Takada Silvia Honda, Motta-Teixeira Lívia Clemente, Machado-Nils Aline Vilar, Lee Vitor Yonamine, Sampaio Carlos Alberto, Polli Roberson Saraiva, Malheiros Jackeline Moraes, Takase Luiz Fernando, Kihara Alexandre Hiroaki, Covolan Luciene, Xavier Gilberto Fernando, Nogueira Maria Inês
Departamento de Anatomia, Instituto de Ciências Biomédicas, Universidade de São Paulo, São Paulo, Brazil; Núcleo de Cognição e Sistemas Complexos, Centro de Matemática, Computação e Cognição, Universidade Federal do ABC, Santo André, Brazil.
Departamento de Fisiologia Geral, Instituto de Biociências, Universidade de São Paulo, São Paulo, Brazil.
Behav Brain Res. 2016 Jan 1;296:331-338. doi: 10.1016/j.bbr.2015.08.039. Epub 2015 Sep 28.
Neonates that suffer oxygen deprivation during birth can have long lasting cognitive deficits, such as memory and learning impairments. Hippocampus, one of the main structures that participate in memory and learning processes, is a plastic and dynamic structure that conserves during life span the property of generating new cells which can become neurons, the so-called neurogenesis. The present study investigated whether a model of rat neonatal anoxia, that causes only respiratory distress, is able to alter the hippocampal volume, the neurogenesis rate and has functional implications in adult life. MRI analysis revealed significant hippocampal volume decrease in adult rats who had experienced neonatal anoxia compared to control animals for rostral, caudal and total hippocampus. In addition, these animals also had 55.7% decrease of double-labelled cells to BrdU and NeuN, reflecting a decrease in neurogenesis rate. Finally, behavioral analysis indicated that neonatal anoxia resulted in disruption of spatial working memory, similar to human condition, accompanied by an anxiogenic effect. The observed behavioral alterations caused by oxygen deprivation at birth might represent an outcome of the decreased hippocampal neurogenesis and volume, evidenced by immunohistochemistry and MRI analysis. Therefore, based on current findings we propose this model as suitable to explore new therapeutic approaches.
出生时遭受缺氧的新生儿可能会有长期的认知缺陷,如记忆和学习障碍。海马体是参与记忆和学习过程的主要结构之一,是一个具有可塑性和动态性的结构,在整个生命周期中都保留着产生新细胞(这些新细胞可成为神经元,即所谓的神经发生)的特性。
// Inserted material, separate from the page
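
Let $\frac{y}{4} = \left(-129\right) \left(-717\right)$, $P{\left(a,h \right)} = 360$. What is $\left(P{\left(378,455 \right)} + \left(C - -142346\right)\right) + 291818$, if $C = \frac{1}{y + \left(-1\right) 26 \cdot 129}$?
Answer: $\frac{159304319833}{366618} \approx 4.3452 \cdot 10^{5}$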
本研究调查了一种仅导致呼吸窘迫的大鼠新生儿缺氧模型是否能够改变海马体体积、神经发生率,并对成年后的生活产生功能影响。MRI分析显示,与对照动物相比,经历过新生儿缺氧的成年大鼠的海马体体积在喙侧、尾侧和整个海马体均显著减小。此外,这些动物中双标记为BrdU和NeuN的细胞也减少了55.7%,这反映了神经发生率的降低。最后,行为分析表明,新生儿缺氧导致空间工作记忆受损,类似于人类情况,并伴有焦虑效应。出生时缺氧引起的观察到的行为改变可能是海马体神经发生和体积减少的结果,免疫组织化学和MRI分析证明了这一点。因此,基于目前的研究结果,我们认为该模型适合探索新的治疗方法。